So what is going on?

Kevin McCullough writes that the polls are wrong because Trump voters are reluctant to admit who they're voting for.

Now the "smart people" will tell you [that a Trump win is] not possible and that he lags Joe Biden in the polls by margins too big to overcome. If you only look at the selective polls listed in the Real Clear Politics average one might come to that conclusion (Just like they did in 2016).

One thing they won't tell you though is that the hesitancy to tell pollsters what they think is a real phenomenon. A little more than a month ago Bloomberg published a survey that demonstrated Republicans and Independents are more than twice as likely as Democrats to not reveal to pollsters their true thoughts.

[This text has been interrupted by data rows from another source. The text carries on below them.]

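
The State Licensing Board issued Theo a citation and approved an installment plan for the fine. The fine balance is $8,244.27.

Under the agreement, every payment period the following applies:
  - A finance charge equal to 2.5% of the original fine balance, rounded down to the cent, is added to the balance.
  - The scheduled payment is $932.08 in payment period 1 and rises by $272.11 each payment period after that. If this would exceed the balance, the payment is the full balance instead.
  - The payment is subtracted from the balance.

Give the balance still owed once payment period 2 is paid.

Payment period 1: opening $8,244.27; interest $206.10 → $8,450.37; payment $932.08; balance $7,518.29
Payment period 2: opening $7,518.29; interest $206.10 → $7,724.39; payment $1,204.19; balance $6,520.20

$6,520.20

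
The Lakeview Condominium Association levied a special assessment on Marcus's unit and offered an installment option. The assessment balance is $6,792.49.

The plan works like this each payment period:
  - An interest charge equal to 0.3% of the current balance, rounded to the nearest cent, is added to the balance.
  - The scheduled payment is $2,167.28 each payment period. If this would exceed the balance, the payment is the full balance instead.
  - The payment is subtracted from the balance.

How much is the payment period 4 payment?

$333.45

# | Opening | Interest | Payment | End bal
1 | $6,792.49 | $20.38 | $2,167.28 | $4,645.59
2 | $4,645.59 | $13.94 | $2,167.28 | $2,492.25
3 | $2,492.25 | $7.48 | $2,167.28 | $332.45
4 | $332.45 | $1.00 | $333.45 | $0.00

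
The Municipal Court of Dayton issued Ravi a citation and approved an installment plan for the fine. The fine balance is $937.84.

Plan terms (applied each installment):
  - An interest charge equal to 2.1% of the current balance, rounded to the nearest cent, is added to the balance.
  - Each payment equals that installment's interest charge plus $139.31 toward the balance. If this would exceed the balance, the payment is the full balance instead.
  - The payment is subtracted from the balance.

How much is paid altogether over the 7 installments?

$1,014.26

Installment 1: opening $937.84; interest $19.69 → $957.53; payment $159.00; balance $798.53
Installment 2: opening $798.53; interest $16.77 → $815.30; payment $156.08; balance $659.22
Installment 3: opening $659.22; interest $13.84 → $673.06; payment $153.15; balance $519.91
Installment 4: opening $519.91; interest $10.92 → $530.83; payment $150.23; balance $380.60
Installment 5: opening $380.60; interest $7.99 → $388.59; payment $147.30; balance $241.29
Installment 6: opening $241.29; interest $5.07 → $246.36; payment $144.38; balance $101.98
Installment 7: opening $101.98; interest $2.14 → $104.12; payment $104.12; balance $0.00
Total paid: $1,014.26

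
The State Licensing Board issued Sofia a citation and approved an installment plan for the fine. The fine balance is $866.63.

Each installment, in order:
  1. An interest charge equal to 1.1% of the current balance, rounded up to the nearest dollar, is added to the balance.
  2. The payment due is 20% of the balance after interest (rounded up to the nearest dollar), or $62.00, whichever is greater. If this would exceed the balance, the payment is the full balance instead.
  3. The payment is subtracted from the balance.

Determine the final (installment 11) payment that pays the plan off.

Installment 1: $866.63 +$10.00 interest = $876.63; pay $176.00 → $700.63
Installment 2: $700.63 +$8.00 interest = $708.63; pay $142.00 → $566.63
Installment 3: $566.63 +$7.00 interest = $573.63; pay $115.00 → $458.63
Installment 4: $458.63 +$6.00 interest = $464.63; pay $93.00 → $371.63
Installment 5: $371.63 +$5.00 interest = $376.63; pay $76.00 → $300.63
Installment 6: $300.63 +$4.00 interest = $304.63; pay $62.00 → $242.63
Installment 7: $242.63 +$3.00 interest = $245.63; pay $62.00 → $183.63
Installment 8: $183.63 +$3.00 interest = $186.63; pay $62.00 → $124.63
Installment 9: $124.63 +$2.00 interest = $126.63; pay $62.00 → $64.63
Installment 10: $64.63 +$1.00 interest = $65.63; pay $62.00 → $3.63
Installment 11: $3.63 +$1.00 interest = $4.63; pay $4.63 → $0.00

$4.63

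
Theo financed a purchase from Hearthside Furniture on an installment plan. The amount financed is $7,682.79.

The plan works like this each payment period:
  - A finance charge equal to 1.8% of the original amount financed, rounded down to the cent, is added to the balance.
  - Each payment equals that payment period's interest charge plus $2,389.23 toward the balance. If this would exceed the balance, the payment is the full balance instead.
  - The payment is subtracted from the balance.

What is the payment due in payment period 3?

$2,527.52

Payment period 1: opening $7,682.79; interest $138.29 → $7,821.08; payment $2,527.52; balance $5,293.56
Payment period 2: opening $5,293.56; interest $138.29 → $5,431.85; payment $2,527.52; balance $2,904.33
Payment period 3: opening $2,904.33; interest $138.29 → $3,042.62; payment $2,527.52; balance $515.10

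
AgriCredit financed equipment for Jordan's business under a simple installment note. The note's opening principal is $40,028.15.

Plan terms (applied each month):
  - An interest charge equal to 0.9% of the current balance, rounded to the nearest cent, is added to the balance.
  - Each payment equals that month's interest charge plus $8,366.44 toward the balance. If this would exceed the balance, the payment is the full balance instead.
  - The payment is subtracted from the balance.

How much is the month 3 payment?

$8,576.10

# | Opening | Interest | Payment | End bal
1 | $40,028.15 | $360.25 | $8,726.69 | $31,661.71
2 | $31,661.71 | $284.96 | $8,651.40 | $23,295.27
3 | $23,295.27 | $209.66 | $8,576.10 | $14,928.83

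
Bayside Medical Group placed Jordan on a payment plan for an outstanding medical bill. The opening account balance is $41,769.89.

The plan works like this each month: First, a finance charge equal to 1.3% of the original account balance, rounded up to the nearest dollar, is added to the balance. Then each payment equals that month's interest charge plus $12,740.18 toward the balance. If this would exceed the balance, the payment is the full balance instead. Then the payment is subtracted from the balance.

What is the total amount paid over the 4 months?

$43,945.89

# | Opening | Interest | Payment | End bal
1 | $41,769.89 | $544.00 | $13,284.18 | $29,029.71
2 | $29,029.71 | $544.00 | $13,284.18 | $16,289.53
3 | $16,289.53 | $544.00 | $13,284.18 | $3,549.35
4 | $3,549.35 | $544.00 | $4,093.35 | $0.00
Total paid: $43,945.89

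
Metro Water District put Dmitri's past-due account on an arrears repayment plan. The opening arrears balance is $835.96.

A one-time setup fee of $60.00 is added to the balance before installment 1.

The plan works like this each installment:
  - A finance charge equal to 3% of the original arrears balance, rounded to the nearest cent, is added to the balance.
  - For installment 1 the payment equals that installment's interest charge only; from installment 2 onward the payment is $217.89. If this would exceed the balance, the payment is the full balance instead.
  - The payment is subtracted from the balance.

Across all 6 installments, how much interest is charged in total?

$150.48

Installment 1: opening $895.96; interest $25.08 → $921.04; payment $25.08; balance $895.96
Installment 2: opening $895.96; interest $25.08 → $921.04; payment $217.89; balance $703.15
Installment 3: opening $703.15; interest $25.08 → $728.23; payment $217.89; balance $510.34
Installment 4: opening $510.34; interest $25.08 → $535.42; payment $217.89; balance $317.53
Installment 5: opening $317.53; interest $25.08 → $342.61; payment $217.89; balance $124.72
Installment 6: opening $124.72; interest $25.08 → $149.80; payment $149.80; balance $0.00
Total interest: $25.08 + $25.08 + $25.08 + $25.08 + $25.08 + $25.08 = $150.48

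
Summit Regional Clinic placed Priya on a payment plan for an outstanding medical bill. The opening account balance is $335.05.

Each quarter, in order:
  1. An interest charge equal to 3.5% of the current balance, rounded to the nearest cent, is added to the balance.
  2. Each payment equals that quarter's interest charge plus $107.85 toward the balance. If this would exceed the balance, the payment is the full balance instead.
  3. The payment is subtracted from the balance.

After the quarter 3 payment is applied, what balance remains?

Quarter 1: opening $335.05; interest $11.73 → $346.78; payment $119.58; balance $227.20
Quarter 2: opening $227.20; interest $7.95 → $235.15; payment $115.80; balance $119.35
Quarter 3: opening $119.35; interest $4.18 → $123.53; payment $112.03; balance $11.50

$11.50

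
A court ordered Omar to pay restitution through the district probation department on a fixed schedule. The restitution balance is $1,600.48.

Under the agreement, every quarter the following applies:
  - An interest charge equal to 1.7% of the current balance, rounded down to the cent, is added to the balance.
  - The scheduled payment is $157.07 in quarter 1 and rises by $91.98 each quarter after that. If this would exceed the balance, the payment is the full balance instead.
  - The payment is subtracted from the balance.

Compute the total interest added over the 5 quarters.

# | Opening | Interest | Payment | End bal
1 | $1,600.48 | $27.20 | $157.07 | $1,470.61
2 | $1,470.61 | $25.00 | $249.05 | $1,246.56
3 | $1,246.56 | $21.19 | $341.03 | $926.72
4 | $926.72 | $15.75 | $433.01 | $509.46
5 | $509.46 | $8.66 | $518.12 | $0.00
Total interest: $27.20 + $25.00 + $21.19 + $15.75 + $8.66 = $97.80

$97.80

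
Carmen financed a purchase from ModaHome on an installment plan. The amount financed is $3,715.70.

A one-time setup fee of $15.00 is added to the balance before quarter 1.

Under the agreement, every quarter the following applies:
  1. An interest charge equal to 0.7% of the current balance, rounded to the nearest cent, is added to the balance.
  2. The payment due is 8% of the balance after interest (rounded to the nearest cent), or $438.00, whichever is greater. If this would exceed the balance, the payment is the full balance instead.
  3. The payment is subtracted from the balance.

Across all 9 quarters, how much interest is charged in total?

Quarter 1: $3,730.70 +$26.11 interest = $3,756.81; pay $438.00 → $3,318.81
Quarter 2: $3,318.81 +$23.23 interest = $3,342.04; pay $438.00 → $2,904.04
Quarter 3: $2,904.04 +$20.33 interest = $2,924.37; pay $438.00 → $2,486.37
Quarter 4: $2,486.37 +$17.40 interest = $2,503.77; pay $438.00 → $2,065.77
Quarter 5: $2,065.77 +$14.46 interest = $2,080.23; pay $438.00 → $1,642.23
Quarter 6: $1,642.23 +$11.50 interest = $1,653.73; pay $438.00 → $1,215.73
Quarter 7: $1,215.73 +$8.51 interest = $1,224.24; pay $438.00 → $786.24
Quarter 8: $786.24 +$5.50 interest = $791.74; pay $438.00 → $353.74
Quarter 9: $353.74 +$2.48 interest = $356.22; pay $356.22 → $0.00
Total interest: $26.11 + $23.23 + $20.33 + $17.40 + $14.46 + $11.50 + $8.51 + $5.50 + $2.48 = $129.52

$129.52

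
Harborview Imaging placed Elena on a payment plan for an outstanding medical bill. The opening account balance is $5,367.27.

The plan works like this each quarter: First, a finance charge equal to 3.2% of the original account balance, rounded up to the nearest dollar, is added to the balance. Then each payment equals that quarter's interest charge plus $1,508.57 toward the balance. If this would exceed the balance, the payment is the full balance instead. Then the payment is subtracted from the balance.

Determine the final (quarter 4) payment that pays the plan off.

$1,013.56

Quarter 1: $5,367.27 +$172.00 interest = $5,539.27; pay $1,680.57 → $3,858.70
Quarter 2: $3,858.70 +$172.00 interest = $4,030.70; pay $1,680.57 → $2,350.13
Quarter 3: $2,350.13 +$172.00 interest = $2,522.13; pay $1,680.57 → $841.56
Quarter 4: $841.56 +$172.00 interest = $1,013.56; pay $1,013.56 → $0.00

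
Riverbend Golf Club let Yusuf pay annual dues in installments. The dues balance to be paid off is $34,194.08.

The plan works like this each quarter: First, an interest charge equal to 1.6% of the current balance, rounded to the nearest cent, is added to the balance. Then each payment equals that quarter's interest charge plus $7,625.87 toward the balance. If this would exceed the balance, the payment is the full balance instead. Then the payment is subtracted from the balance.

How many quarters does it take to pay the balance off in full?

Quarter 1: opening $34,194.08; interest $547.11 → $34,741.19; payment $8,172.98; balance $26,568.21
Quarter 2: opening $26,568.21; interest $425.09 → $26,993.30; payment $8,050.96; balance $18,942.34
Quarter 3: opening $18,942.34; interest $303.08 → $19,245.42; payment $7,928.95; balance $11,316.47
Quarter 4: opening $11,316.47; interest $181.06 → $11,497.53; payment $7,806.93; balance $3,690.60
Quarter 5: opening $3,690.60; interest $59.05 → $3,749.65; payment $3,749.65; balance $0.00
Balance reaches $0.00 in quarter 5.

5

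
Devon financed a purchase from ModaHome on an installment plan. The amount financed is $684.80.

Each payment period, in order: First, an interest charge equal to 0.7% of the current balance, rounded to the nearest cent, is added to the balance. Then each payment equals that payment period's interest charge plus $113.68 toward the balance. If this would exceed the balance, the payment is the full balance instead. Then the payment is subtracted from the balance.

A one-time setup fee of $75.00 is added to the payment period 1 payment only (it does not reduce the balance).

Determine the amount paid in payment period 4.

Payment period 1: opening $684.80; interest $4.79 → $689.59; payment $118.47 (+ $75.00 fee); balance $571.12
Payment period 2: opening $571.12; interest $4.00 → $575.12; payment $117.68; balance $457.44
Payment period 3: opening $457.44; interest $3.20 → $460.64; payment $116.88; balance $343.76
Payment period 4: opening $343.76; interest $2.41 → $346.17; payment $116.09; balance $230.08

$116.09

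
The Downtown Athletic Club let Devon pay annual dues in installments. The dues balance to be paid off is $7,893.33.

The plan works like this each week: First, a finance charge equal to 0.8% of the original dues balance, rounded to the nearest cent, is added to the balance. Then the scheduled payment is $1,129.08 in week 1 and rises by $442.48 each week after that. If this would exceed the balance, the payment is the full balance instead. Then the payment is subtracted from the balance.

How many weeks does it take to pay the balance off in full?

5

Week 1: opening $7,893.33; interest $63.15 → $7,956.48; payment $1,129.08; balance $6,827.40
Week 2: opening $6,827.40; interest $63.15 → $6,890.55; payment $1,571.56; balance $5,318.99
Week 3: opening $5,318.99; interest $63.15 → $5,382.14; payment $2,014.04; balance $3,368.10
Week 4: opening $3,368.10; interest $63.15 → $3,431.25; payment $2,456.52; balance $974.73
Week 5: opening $974.73; interest $63.15 → $1,037.88; payment $1,037.88; balance $0.00
Balance reaches $0.00 in week 5.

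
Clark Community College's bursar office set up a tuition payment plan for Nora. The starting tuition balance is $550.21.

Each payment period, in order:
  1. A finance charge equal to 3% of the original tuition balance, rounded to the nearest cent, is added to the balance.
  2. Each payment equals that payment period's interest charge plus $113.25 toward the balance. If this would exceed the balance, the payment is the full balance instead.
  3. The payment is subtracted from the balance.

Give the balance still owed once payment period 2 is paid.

$323.71

# | Opening | Interest | Payment | End bal
1 | $550.21 | $16.51 | $129.76 | $436.96
2 | $436.96 | $16.51 | $129.76 | $323.71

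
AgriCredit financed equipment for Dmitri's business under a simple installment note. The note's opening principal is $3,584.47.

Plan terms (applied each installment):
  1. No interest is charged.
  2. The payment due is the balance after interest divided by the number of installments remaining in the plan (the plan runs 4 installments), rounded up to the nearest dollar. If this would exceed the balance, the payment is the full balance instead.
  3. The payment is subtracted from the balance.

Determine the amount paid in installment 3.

Installment 1: $3,584.47 − $897.00 → $2,687.47
Installment 2: $2,687.47 − $896.00 → $1,791.47
Installment 3: $1,791.47 − $896.00 → $895.47

$896.00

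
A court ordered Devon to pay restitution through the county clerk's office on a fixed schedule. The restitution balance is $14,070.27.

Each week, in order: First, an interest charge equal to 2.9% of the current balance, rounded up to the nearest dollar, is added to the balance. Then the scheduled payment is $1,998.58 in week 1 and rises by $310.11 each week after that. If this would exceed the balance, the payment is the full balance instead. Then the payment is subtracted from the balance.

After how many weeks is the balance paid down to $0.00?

6

Week 1: opening $14,070.27; interest $409.00 → $14,479.27; payment $1,998.58; balance $12,480.69
Week 2: opening $12,480.69; interest $362.00 → $12,842.69; payment $2,308.69; balance $10,534.00
Week 3: opening $10,534.00; interest $306.00 → $10,840.00; payment $2,618.80; balance $8,221.20
Week 4: opening $8,221.20; interest $239.00 → $8,460.20; payment $2,928.91; balance $5,531.29
Week 5: opening $5,531.29; interest $161.00 → $5,692.29; payment $3,239.02; balance $2,453.27
Week 6: opening $2,453.27; interest $72.00 → $2,525.27; payment $2,525.27; balance $0.00
Balance reaches $0.00 in week 6.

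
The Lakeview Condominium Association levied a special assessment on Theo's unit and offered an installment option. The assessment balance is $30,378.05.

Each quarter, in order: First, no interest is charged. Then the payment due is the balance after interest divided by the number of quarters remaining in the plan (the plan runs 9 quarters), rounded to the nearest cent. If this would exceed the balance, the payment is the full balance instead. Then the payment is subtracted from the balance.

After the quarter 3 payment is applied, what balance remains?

$20,252.03

Quarter 1: opening $30,378.05; payment $3,375.34; balance $27,002.71
Quarter 2: opening $27,002.71; payment $3,375.34; balance $23,627.37
Quarter 3: opening $23,627.37; payment $3,375.34; balance $20,252.03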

Maybe. I think it's more likely that any significant errors stem from inaccurate demographic mixes -- that they're underweighting Trump's support among Blacks, Hispanics, gays, and others.

Mollie Hemingway points out that Trump is polling better now than he did in 2016.

So you see that Biden is averaging a 7-point lead in Pennsylvania, but Clinton was averaging a nearly identical lead there four years ago -- before Trump won it narrowly on election day. Likewise, Biden's Florida lead is very similar to Clinton's lead four years ago. Trump won Florida.

Biden is not performing as well in Wisconsin as Clinton was four years ago. Trump won that state. Biden is doing less well in Michigan, according to the polls, than Clinton did four years ago. Trump won Michigan. Biden's doing a bit better in North Carolina than Clinton did but Trump won that state by a 4-point margin.

There are a lot of people who don't put much confidence in polling, but this table shows that even according to the polls themselves, Trump's performance at this point in the election process is on track with where he was in 2016.

I'm not good at predicting elections, but I will: Trump will win re-election.